Hazel Grace died that day. I wasn't such exactly how I was suppose to put these types of things into words. During those last couple of days, I had attempted on writing that ending to An Imperial Affliction for Hazel, as I had promised, in the bed of the hospital room, it was hard work. I'm a good person and all, but a pretty shitty writer.

After my PET scan lit up, I snuck into the ICU and saw her while she was unconscious. I just walked in behind a nurse with a badge and got to sit next to her for like ten minutes before I got caught. I thought she was going to die before I could tell her that I was going to die, too. IT was brutal: the incessant mechanized haranguing of intensive care. She had this dark cancer water dripping out of her chest. Eyes closed. Intubated. But her hand was still her hand, still warm and the nails painted this almost black dark blue and I just held her hand and tried to imagine the world without us and for about one second I was a good enough person to hope she died so she would never know what I was going through, too. But then I wanted more time so we could fall in love. I got my wish, I suppose. I left my scar.
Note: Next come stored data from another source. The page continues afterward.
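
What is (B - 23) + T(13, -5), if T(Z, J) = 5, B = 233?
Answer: 215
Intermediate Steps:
(B - 23) + T(13, -5) = (233 - 23) + 5 = 210 + 5 = 215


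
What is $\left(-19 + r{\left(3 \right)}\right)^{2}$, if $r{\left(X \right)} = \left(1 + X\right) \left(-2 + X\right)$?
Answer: $225$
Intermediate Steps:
$\left(-19 + r{\left(3 \right)}\right)^{2} = \left(-19 - \left(5 - 9\right)\right)^{2} = \left(-19 - -4\right)^{2} = \left(-19 + 4\right)^{2} = \left(-15\right)^{2} = 225$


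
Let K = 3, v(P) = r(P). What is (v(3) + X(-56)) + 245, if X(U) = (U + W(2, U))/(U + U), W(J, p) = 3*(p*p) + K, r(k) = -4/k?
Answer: 53807/336 ≈ 160.14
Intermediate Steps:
v(P) = -4/P
W(J, p) = 3 + 3*p**2 (W(J, p) = 3*(p*p) + 3 = 3*p**2 + 3 = 3 + 3*p**2)
X(U) = (3 + U + 3*U**2)/(2*U) (X(U) = (U + (3 + 3*U**2))/(U + U) = (3 + U + 3*U**2)/((2*U)) = (3 + U + 3*U**2)*(1/(2*U)) = (3 + U + 3*U**2)/(2*U))
(v(3) + X(-56)) + 245 = (-4/3 + (1/2)*(3 - 56 + 3*(-56)**2)/(-56)) + 245 = (-4*1/3 + (1/2)*(-1/56)*(3 - 56 + 3*3136)) + 245 = (-4/3 + (1/2)*(-1/56)*(3 - 56 + 9408)) + 245 = (-4/3 + (1/2)*(-1/56)*9355) + 245 = (-4/3 - 9355/112) + 245 = -28513/336 + 245 = 53807/336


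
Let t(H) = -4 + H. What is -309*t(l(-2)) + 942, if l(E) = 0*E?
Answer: 2178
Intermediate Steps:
l(E) = 0
-309*t(l(-2)) + 942 = -309*(-4 + 0) + 942 = -309*(-4) + 942 = 1236 + 942 = 2178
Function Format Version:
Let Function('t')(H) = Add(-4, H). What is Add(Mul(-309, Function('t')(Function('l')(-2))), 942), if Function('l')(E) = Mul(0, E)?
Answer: 2178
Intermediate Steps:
Function('l')(E) = 0
Add(Mul(-309, Function('t')(Function('l')(-2))), 942) = Add(Mul(-309, Add(-4, 0)), 942) = Add(Mul(-309, -4), 942) = Add(1236, 942) = 2178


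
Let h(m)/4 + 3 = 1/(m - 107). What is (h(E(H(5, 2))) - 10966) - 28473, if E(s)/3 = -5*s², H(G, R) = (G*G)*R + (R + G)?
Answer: -963432873/24421 ≈ -39451.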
A nurse guy came in and told me I had to leave, that visitors weren't allowed, and I asked if she was doing okay, and the guy said, "She's still taking on water." A desert blessing, an ocean curse. Okay, so maybe I'm not a shitty writer. But, I can't pull my ideas together. My thoughts are stars I can't fathom into constellations.

The funeral came all too soon, and I had finally gotten to see her funeral dress. I had spoken, as I promised. And that was the last time I had seen her actual face. Afterwards, I had gone out on a drive alone, just to be alone. I won't lie, I did cry, and threw a bit of a fit. I didn't want to accept the fact that she was gone.
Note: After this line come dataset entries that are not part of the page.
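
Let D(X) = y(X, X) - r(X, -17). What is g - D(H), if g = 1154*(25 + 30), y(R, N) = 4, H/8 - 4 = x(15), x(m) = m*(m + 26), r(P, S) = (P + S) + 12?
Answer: 68413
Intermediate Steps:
r(P, S) = 12 + P + S
x(m) = m*(26 + m)
H = 4952 (H = 32 + 8*(15*(26 + 15)) = 32 + 8*(15*41) = 32 + 8*615 = 32 + 4920 = 4952)
g = 63470 (g = 1154*55 = 63470)
D(X) = 9 - X (D(X) = 4 - (12 + X - 17) = 4 - (-5 + X) = 4 + (5 - X) = 9 - X)
g - D(H) = 63470 - (9 - 1*4952) = 63470 - (9 - 4952) = 63470 - 1*(-4943) = 63470 + 4943 = 68413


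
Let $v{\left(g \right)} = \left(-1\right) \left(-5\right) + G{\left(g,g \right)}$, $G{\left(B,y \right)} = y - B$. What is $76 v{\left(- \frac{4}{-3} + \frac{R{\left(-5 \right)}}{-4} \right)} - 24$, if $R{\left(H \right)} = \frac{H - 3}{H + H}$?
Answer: $356$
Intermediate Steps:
$R{\left(H \right)} = \frac{-3 + H}{2 H}$
$v{\left(g \right)} = 5$ ($v{\left(g \right)} = \left(-1\right) \left(-5\right) + \left(g - g\right) = 5 + 0 = 5$)
$76 v{\left(- \frac{4}{-3} + \frac{R{\left(-5 \right)}}{-4} \right)} - 24 = 76 \cdot 5 - 24 = 380 - 24 = 356$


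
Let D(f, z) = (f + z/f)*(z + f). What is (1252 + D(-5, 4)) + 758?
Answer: 10079/5 ≈ 2015.8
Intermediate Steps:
D(f, z) = (f + z)*(f + z/f) (D(f, z) = (f + z/f)*(f + z) = (f + z)*(f + z/f))
(1252 + D(-5, 4)) + 758 = (1252 + (4 + (-5)**2 - 5*4 + 4**2/(-5))) + 758 = (1252 + (4 + 25 - 20 - 1/5*16)) + 758 = (1252 + (4 + 25 - 20 - 16/5)) + 758 = (1252 + 29/5) + 758 = 6289/5 + 758 = 10079/5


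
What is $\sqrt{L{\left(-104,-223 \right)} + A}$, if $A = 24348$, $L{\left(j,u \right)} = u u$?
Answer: $\sqrt{74077} \approx 272.17$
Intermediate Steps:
$L{\left(j,u \right)} = u^{2}$
$\sqrt{L{\left(-104,-223 \right)} + A} = \sqrt{\left(-223\right)^{2} + 24348} = \sqrt{49729 + 24348} = \sqrt{74077}$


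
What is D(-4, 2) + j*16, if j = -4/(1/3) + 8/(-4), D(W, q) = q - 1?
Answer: -223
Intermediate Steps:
D(W, q) = -1 + q
j = -14 (j = -4/⅓ + 8*(-¼) = -4*3 - 2 = -12 - 2 = -14)
D(-4, 2) + j*16 = (-1 + 2) - 14*16 = 1 - 224 = -223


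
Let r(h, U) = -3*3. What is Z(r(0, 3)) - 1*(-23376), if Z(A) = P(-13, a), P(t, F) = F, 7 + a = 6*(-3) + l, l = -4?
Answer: 23347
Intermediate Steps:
a = -29 (a = -7 + (6*(-3) - 4) = -7 + (-18 - 4) = -7 - 22 = -29)
r(h, U) = -9
Z(A) = -29
Z(r(0, 3)) - 1*(-23376) = -29 - 1*(-23376) = -29 + 23376 = 23347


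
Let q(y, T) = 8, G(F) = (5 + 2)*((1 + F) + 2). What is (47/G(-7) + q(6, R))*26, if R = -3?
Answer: 2301/14 ≈ 164.36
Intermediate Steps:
G(F) = 21 + 7*F (G(F) = 7*(3 + F) = 21 + 7*F)
(47/G(-7) + q(6, R))*26 = (47/(21 + 7*(-7)) + 8)*26 = (47/(21 - 49) + 8)*26 = (47/(-28) + 8)*26 = (47*(-1/28) + 8)*26 = (-47/28 + 8)*26 = (177/28)*26 = 2301/14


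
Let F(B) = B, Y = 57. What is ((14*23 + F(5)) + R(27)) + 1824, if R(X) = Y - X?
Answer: 2181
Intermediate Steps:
R(X) = 57 - X
((14*23 + F(5)) + R(27)) + 1824 = ((14*23 + 5) + (57 - 1*27)) + 1824 = ((322 + 5) + (57 - 27)) + 1824 = (327 + 30) + 1824 = 357 + 1824 = 2181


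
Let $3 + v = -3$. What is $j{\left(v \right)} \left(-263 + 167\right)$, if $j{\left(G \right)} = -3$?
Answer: $288$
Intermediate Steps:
$v = -6$ ($v = -3 - 3 = -6$)
$j{\left(v \right)} \left(-263 + 167\right) = - 3 \left(-263 + 167\right) = \left(-3\right) \left(-96\right) = 288$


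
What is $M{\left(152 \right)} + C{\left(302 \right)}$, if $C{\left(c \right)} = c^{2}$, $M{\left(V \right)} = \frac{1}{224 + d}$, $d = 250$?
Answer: $\frac{43230697}{474} \approx 91204.0$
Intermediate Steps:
$M{\left(V \right)} = \frac{1}{474}$ ($M{\left(V \right)} = \frac{1}{224 + 250} = \frac{1}{474}$)
$M{\left(152 \right)} + C{\left(302 \right)} = \frac{1}{474} + 302^{2} = \frac{1}{474} + 91204 = \frac{43230697}{474}$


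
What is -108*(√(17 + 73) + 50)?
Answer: -5400 - 324*√10 ≈ -6424.6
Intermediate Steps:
-108*(√(17 + 73) + 50) = -108*(√90 + 50) = -108*(3*√10 + 50) = -108*(50 + 3*√10) = -5400 - 324*√10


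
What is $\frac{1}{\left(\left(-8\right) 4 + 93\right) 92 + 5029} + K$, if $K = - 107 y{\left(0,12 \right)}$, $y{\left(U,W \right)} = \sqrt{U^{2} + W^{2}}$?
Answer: $- \frac{13663043}{10641} \approx -1284.0$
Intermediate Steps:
$K = -1284$ ($K = - 107 \sqrt{0^{2} + 12^{2}} = - 107 \sqrt{0 + 144} = - 107 \sqrt{144} = \left(-107\right) 12 = -1284$)
$\frac{1}{\left(\left(-8\right) 4 + 93\right) 92 + 5029} + K = \frac{1}{\left(\left(-8\right) 4 + 93\right) 92 + 5029} - 1284 = \frac{1}{\left(-32 + 93\right) 92 + 5029} - 1284 = \frac{1}{61 \cdot 92 + 5029} - 1284 = \frac{1}{5612 + 5029} - 1284 = \frac{1}{10641} - 1284 = - \frac{13663043}{10641}$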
I went to the drugstore to get another pack of cigarettes, I had lost the old one… and I really needed and new one, and something else too. Something new.

"I'm going to die soon anyways right?" I thought to myself. Besides, a life without Hazel, was a life not worth living. I'm sorry if she hated the next acts I did, I thought she would. But I stayed in my selfish way, anyways, like how I wanted to be remembered. And so I pulled the cigarette out and stuck it in my mouth, then I pulled out a lighter, and lit it. I breathed in and out. But the thing is Hazel Grace, your love is like a drug as cliché as it sounds. You are worse than nicotine. I'm not okay. I'm sorry, Hazel Grace.